Alors que la France cherche encore le moyen de déroger à l'ouverture des barrages hydrauliques à la concurrence tout en satisfaisant l'Europe, Timothée Lafaurie, consultant chez mc2i Groupe revient sur ce dossier complexe aux multiples enjeux.


Avis d'expert  |  Energie  |    |  Actu-Environnement.com
Cet article a été publié dans Actu-Environnement Le Mensuel n°394
La Commission Européenne a une nouvelle fois prononcé la mise en demeure de la France, le 7 mars dernier, quant à la non ouverture à la concurrence de la gestion de ses concessions hydroélectriques. L'Europe souhaite que la France mette en application le décret du 23 Mars 2008 qui stipule que toute arrivée à échéance d'une concession hydroélectrique doit faire l'objet d'un appel d'offre.
La France dénombre pas moins de 400 concessions hydroélectriques dont 80% sont gérées par EDF: une redistribution des cartes va nécessairement bouleverser les fonctions monopolistiques endossées par le gestionnaire historique. Les enjeux incarnés par cette mise en conformité juridique, par la libéralisation des barrages hydrauliques, sont donc d'ordre économiques, stratégiques mais également organisationnels.
L'hydroélectrique : la bonne élève du mix énergétique renouvelable
Le secteur de l'hydroélectrique produit 10 à 12 % de l'électricité de notre territoire, ses caractéristiques et ses particularités de fonctionnement en font une ressource stratégique et essentielle pour servir la gestion du réseau électrique Français.

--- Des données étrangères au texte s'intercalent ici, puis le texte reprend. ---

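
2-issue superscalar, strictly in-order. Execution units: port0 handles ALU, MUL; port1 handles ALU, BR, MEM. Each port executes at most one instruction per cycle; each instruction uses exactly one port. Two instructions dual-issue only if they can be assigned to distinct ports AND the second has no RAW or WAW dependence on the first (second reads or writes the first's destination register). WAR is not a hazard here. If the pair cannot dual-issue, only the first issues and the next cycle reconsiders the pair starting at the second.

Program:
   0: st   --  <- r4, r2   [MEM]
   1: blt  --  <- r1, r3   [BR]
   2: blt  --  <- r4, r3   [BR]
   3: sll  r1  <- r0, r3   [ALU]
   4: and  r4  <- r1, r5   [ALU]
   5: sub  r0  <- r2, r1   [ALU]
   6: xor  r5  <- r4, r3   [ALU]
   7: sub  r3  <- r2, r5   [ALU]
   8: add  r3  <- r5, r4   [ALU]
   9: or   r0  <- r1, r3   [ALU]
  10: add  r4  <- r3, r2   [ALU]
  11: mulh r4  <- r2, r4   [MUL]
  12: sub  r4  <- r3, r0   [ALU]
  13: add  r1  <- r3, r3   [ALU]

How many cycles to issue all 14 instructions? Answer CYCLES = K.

#0 head=0: st.MEM i0 no-port MEM/BR
#1 head=1: blt.BR i1 no-port BR/BR
#2 head=2: blt.BR+sll.ALU i2,i3 dual
#3 head=4: and.ALU+sub.ALU i4,i5 dual
#4 head=6: xor.ALU i6 RAW r5
#5 head=7: sub.ALU i7 WAW r3
#6 head=8: add.ALU i8 RAW r3
#7 head=9: or.ALU+add.ALU i9,i10 dual
#8 head=11: mulh.MUL i11 WAW r4
#9 head=12: sub.ALU+add.ALU i12,i13 dual

CYCLES = 10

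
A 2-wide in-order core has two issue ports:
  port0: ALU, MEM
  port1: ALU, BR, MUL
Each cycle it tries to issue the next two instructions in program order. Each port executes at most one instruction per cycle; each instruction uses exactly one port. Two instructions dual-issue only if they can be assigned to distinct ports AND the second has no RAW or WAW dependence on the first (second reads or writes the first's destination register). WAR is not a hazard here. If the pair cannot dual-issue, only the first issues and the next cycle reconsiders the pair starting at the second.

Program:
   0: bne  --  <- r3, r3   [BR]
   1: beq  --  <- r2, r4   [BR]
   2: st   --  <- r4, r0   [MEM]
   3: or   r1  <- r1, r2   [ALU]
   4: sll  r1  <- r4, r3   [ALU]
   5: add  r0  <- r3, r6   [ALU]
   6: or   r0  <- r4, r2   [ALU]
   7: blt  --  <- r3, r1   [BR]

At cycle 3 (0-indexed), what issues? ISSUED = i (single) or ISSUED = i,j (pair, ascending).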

L'hydroélectricité, issue de la conversion de l'énergie hydraulique en électricité, est une énergie renouvelable qui bénéficie aujourd'hui d'une grande maturité, aussi bien d'un point de vue technologique qu'opérationnel. Son exploitation à bas coût et non émettrice de gaz à effet de serre permettent à ce procédé de produire plus de 60 % de l'énergie renouvelable au sein de l'hexagone. Cette domination par rapport aux autres moyens de production d'énergies renouvelables se justifie par ses principaux atouts qu'incarnent sa capacité de stockage et sa fonction régulatrice du réseau électrique.
Lorsque l'on évoque le développement des énergies éoliennes et solaires, le nerf de la guerre tient au caractère intermittent de ces énergies et par extension, à la capacité que nous avons de pouvoir stocker l'énergie produite à un instant donné. Par la construction de barrages aux proportions démesurées, l'hydroélectrique adresse cette problématique de stockage en proposant un potentiel de production électrique conséquent grâce à la retenue de millions de m3 d'eau. En plus de pouvoir être mobilisée de manière quasiment instantanée pour venir injecter une quantité d'énergie manquante, l'hydroélectrique se positionne en tant que modérateur du réseau par la dualité de son fonctionnement : l'excédent énergétique peut ainsi en être absorbé pour en garantir sa stabilité. Ce rôle est endossé par les pompes qui s'emploient à remonter l'eau depuis le bas du barrage jusqu'au réservoir : à l'instar des batteries électriques, l'hydroélectrique propose un mécanisme de recharge puis de stockage de son potentiel au rendement nettement supérieur (de l'ordre de 80 %). Ce moyen de production électrique offre ainsi une réponse énergétique, tant sur les questions de disponibilités que sur la gestion ponctuelle des pics de consommation.
En plus de proposer une flexibilité incomparable, la génération du kilowattheure hydroélectrique défie toute concurrence économique. Majoritairement bâties à la fin de la seconde guerre mondiale, ces mégastructures sont d'ores et déjà amorties financièrement parlant. Il faut ajouter à cela un prix de production énergétique des plus bas actuellement constaté sur notre territoire : entre 20 et 30 euros le mégawattheure là où il faudrait dépenser 50 euros pour une production d'origine nucléaire.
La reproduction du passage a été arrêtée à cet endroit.